Dimanche 16 février, sous le froid soleil d’hiver de la capitale autrichienne, trois journées intenses de rencontres, d’apprentissage, de controverses et d’organisation ont pris fin. Les 800 membres de 160 délégations, venues de plus de 30 pays, pliaient bagage et il était clair pour toutes et tous que cette «Plateforme des peuples d’Europe» n’était pas une conclusion mais un point de départ. Le point de départ d’un chemin vers la construction d’un mouvement internationaliste mieux structuré et armé pour faire face aux périls toujours plus menaçants qui planent sur le monde.

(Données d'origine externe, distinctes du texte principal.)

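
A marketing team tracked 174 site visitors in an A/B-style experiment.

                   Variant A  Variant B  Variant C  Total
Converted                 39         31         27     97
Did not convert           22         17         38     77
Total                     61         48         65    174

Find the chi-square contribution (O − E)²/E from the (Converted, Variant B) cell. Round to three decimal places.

Row total (Converted) = 97; column total (Variant B) = 48; N = 174.
Expected count E = 97 × 48 / 174 = 26.7586.
Contribution = (O − E)²/E = (31 − 26.7586)² / 26.7586 = 0.672.

0.672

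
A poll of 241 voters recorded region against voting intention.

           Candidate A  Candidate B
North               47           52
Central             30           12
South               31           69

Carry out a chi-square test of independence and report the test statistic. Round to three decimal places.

Row totals: 99, 42, 100. Column totals: 108, 133. Grand total N = 241.
Expected counts (row total × column total / N):
  North, Candidate A: 99×108/241 = 44.3651
  North, Candidate B: 99×133/241 = 54.6349
  Central, Candidate A: 42×108/241 = 18.8216
  Central, Candidate B: 42×133/241 = 23.1784
  South, Candidate A: 100×108/241 = 44.8133
  South, Candidate B: 100×133/241 = 55.1867
Contributions (O − E)²/E:
  (47 − 44.3651)²/44.3651 = 0.1565
  (52 − 54.6349)²/54.6349 = 0.1271
  (30 − 18.8216)²/18.8216 = 6.6390
  (12 − 23.1784)²/23.1784 = 5.3911
  (31 − 44.8133)²/44.8133 = 4.2578
  (69 − 55.1867)²/55.1867 = 3.4575
χ² = 0.1565 + 0.1271 + 6.6390 + 5.3911 + 4.2578 + 3.4575 = 20.029

20.029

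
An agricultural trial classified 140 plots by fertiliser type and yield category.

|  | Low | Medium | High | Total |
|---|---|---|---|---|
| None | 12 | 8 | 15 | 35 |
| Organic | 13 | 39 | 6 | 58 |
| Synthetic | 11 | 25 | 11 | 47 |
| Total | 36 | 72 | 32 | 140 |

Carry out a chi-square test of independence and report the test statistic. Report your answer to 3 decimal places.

Grand total N = 140.
Expected counts (row total × column total / N):
  None, Low: 35×36/140 = 9.0000
  None, Medium: 35×72/140 = 18.0000
  None, High: 35×32/140 = 8.0000
  Organic, Low: 58×36/140 = 14.9143
  Organic, Medium: 58×72/140 = 29.8286
  Organic, High: 58×32/140 = 13.2571
  Synthetic, Low: 47×36/140 = 12.0857
  Synthetic, Medium: 47×72/140 = 24.1714
  Synthetic, High: 47×32/140 = 10.7429
Contributions (O − E)²/E:
  (12 − 9.0000)²/9.0000 = 1.0000
  (8 − 18.0000)²/18.0000 = 5.5556
  (15 − 8.0000)²/8.0000 = 6.1250
  (13 − 14.9143)²/14.9143 = 0.2457
  (39 − 29.8286)²/29.8286 = 2.8199
  (6 − 13.2571)²/13.2571 = 3.9726
  (11 − 12.0857)²/12.0857 = 0.0975
  (25 − 24.1714)²/24.1714 = 0.0284
  (11 − 10.7429)²/10.7429 = 0.0062
χ² = 1.0000 + 5.5556 + 6.1250 + 0.2457 + 2.8199 + 3.9726 + 0.0975 + 0.0284 + 0.0062 = 19.851

19.851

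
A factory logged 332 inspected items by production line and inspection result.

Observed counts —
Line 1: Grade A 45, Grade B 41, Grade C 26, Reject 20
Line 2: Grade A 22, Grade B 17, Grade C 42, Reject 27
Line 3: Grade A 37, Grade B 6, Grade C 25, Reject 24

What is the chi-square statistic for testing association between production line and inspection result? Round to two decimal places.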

Après la première journée, celle de vendredi, consacrée à une présentation générale de l’événement et à une série d’interventions théoriques, les délégations se sont réparties dans une série d’ateliers pour approfondir des thématiques précises : les «médias démocratiques», l’opposition aux politiques génocidaires, les méthodes d’organisation et la construction de l’autonomie, les questions relatives à la jeunesse, l’écologie, le confédéralisme démocratique des femmes, la guerre et la paix…
Contre Attaque a pris part à l’atelier sur les médias : un moment stimulant avec la réunion, pour la première fois, de près de 40 médias européens et kurdes dans une même pièce. L’occasion de partager des expériences venues d’horizons divers et de structures très différentes : radios locales, médias en ligne, journaux, supports vidéos. Au même endroit, des médias des Balkans, de Grande-Bretagne ou encore d’Italie, dont l’audience cumulée se compte sans doute en millions de personnes sur le continent, ont pu se rencontrer. Mais le temps filait vite, et dans cet atelier comme dans les autres, malgré un intense travail préparatoire, il a été difficile de parvenir à des conclusions à la hauteur du moment dans le temps imparti.

Les neuf ateliers ont ensuite été invités à présenter leurs conclusions jusqu’au dimanche midi. Des interventions à la chaîne, dans un amphithéâtre rempli à ras bord, qui n’ont pas été exemptes de moments de tensions, notamment sur les questions géopolitiques.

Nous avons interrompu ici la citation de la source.